"Effi Briest"

11.02.2009
In Fontanes Roman "Effi Briest" wird das enge Korsett dargestellt, in das Frauen durch gesellschaftliche Konventionen und scheinheilige Moralvorstellungen im Kaiserreich gezwungen wurden. Der Verfilmung von Hermine Huntgeburth fehlt die Spannung zwischen dem Freiheitsdrang der jungen Effi und der Doppelmoral ihrer Umgebung. Herausgekommen ist ein Kostümfilm, ein Stück hübsches Unterhaltungskino.
Deutschland 2007. Regie: Hermine Huntgeburth. Darsteller: Julia Jentsch, Sebastian Koch, Barbara Auer, Mišel Maticevic, Margarita Broich, Rüdiger Vogler, Juliane Köhler, Thomas Thieme.

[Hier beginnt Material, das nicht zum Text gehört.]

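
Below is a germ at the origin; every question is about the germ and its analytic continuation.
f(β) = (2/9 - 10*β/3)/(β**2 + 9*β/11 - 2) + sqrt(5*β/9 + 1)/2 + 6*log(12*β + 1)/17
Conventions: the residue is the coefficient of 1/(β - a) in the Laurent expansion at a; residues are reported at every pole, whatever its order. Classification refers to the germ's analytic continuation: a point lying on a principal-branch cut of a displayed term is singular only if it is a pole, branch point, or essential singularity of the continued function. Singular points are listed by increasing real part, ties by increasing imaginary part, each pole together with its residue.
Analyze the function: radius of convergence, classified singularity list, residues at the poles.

Denominator factor (β**2 + 9*β/11 - 2): discriminant 1049/121, real irrational roots -9/22 + (1/22)*sqrt(1049) and -9/22 - (1/22)*sqrt(1049); poles of order 1, moduli -9/22 + (1/22)*sqrt(1049) and 9/22 + (1/22)*sqrt(1049).
Branch term (6/17)*log(1 - β/(-1/12)): its argument vanishes at β = -1/12, a logarithmic branch point, modulus 1/12.
Branch term (1/2)*sqrt(1 - β/(-9/5)): its argument vanishes at β = -9/5, a square-root branch point, modulus 9/5.
The radius of convergence is the smallest modulus among the singular points: 1/12.
The branch terms are analytic at -9/22 - (1/22)*sqrt(1049) and contribute nothing to the residue; only the rational part matters.
The factor β**2 + 9*β/11 - 2 splits as (β - a)(β - a') with a = -9/22 - (1/22)*sqrt(1049), a' = -9/22 + (1/22)*sqrt(1049). At the order-1 pole a set g(β) = (β - a)*(rational part) = [2/9 - 10*β/3] / (β - a').
Simple pole: residue = g(a) at a = -9/22 - (1/22)*sqrt(1049), which is -5/3 - (157/9441)*sqrt(1049).
The branch terms are analytic at -9/22 + (1/22)*sqrt(1049) and contribute nothing to the residue; only the rational part matters.
The factor β**2 + 9*β/11 - 2 splits as (β - a)(β - a') with a = -9/22 + (1/22)*sqrt(1049), a' = -9/22 - (1/22)*sqrt(1049). At the order-1 pole a set g(β) = (β - a)*(rational part) = [2/9 - 10*β/3] / (β - a').
Simple pole: residue = g(a) at a = -9/22 + (1/22)*sqrt(1049), which is -5/3 + (157/9441)*sqrt(1049).
List the singular points by increasing real part (a conjugate pair: the negative imaginary part first).

Radius of convergence at 0: 1/12.
At -9/22 - (1/22)*sqrt(1049): a pole of order 1; residue -5/3 - (157/9441)*sqrt(1049).
At -9/5: an algebraic (square-root) branch point.
At -1/12: a logarithmic branch point.
At -9/22 + (1/22)*sqrt(1049): a pole of order 1; residue -5/3 + (157/9441)*sqrt(1049).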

Länge: 118 Minuten

In ihrem neuesten Spielfilm, der mit 6,5 Millionen EURO budgetiert war und u.a. im September 2007 auf Schloss Hoppenrade in Brandenburg gedreht wurde, nimmt sich Hermine Huntgeburth ein gutes Stück deutscher Literatur vor: "Effi Briest" ist die Titelfigur des gleichnamigen Romans von Theodor Fontane (30.12.1819/Neuruppin - 20.9.1898/Berlin), erstveröffentlicht im Jahr 1895. Der im Preußen des späten 19. Jahrhunderts angesiedelte Roman blickt auf das durch strenge Normen fest bestimmte Privatleben im Kaiserreich unter Reichskanzler Otto von Bismarck.

Effi Briest ist eine junge Frau von kindlichen 17 Jahren aus gutbürgerlichem Hause, die von ihren Eltern bzw. mehr von ihrer Mutter an einen der früheren Verehrer der Mama "verschachert" wird, an den fast 20 Jahre älteren Baron von Innstetten. Sie fügt sich dieser Vernunftehe, wird aber - weit fernab ihrer Heimat Preußen, am Ostsee-Küstenort Kessin - in dieser Beziehung wie auch an diesem verschlafenen Ort weder glücklich noch zufrieden. Ihr Ehemann erweist sich als gefühlsarmer Typ, der sich voll und ganz seiner politischen Karriere widmet und sie oft alleine in dem riesigen "Spuk-Haus" mit seiner insgeheim eifersüchtigen Hausdame Johanna zurücklässt. Neun Monate nach der Hochzeit wird, "pflichtgemäß", ein Kind geboren, das Mädchen Annie.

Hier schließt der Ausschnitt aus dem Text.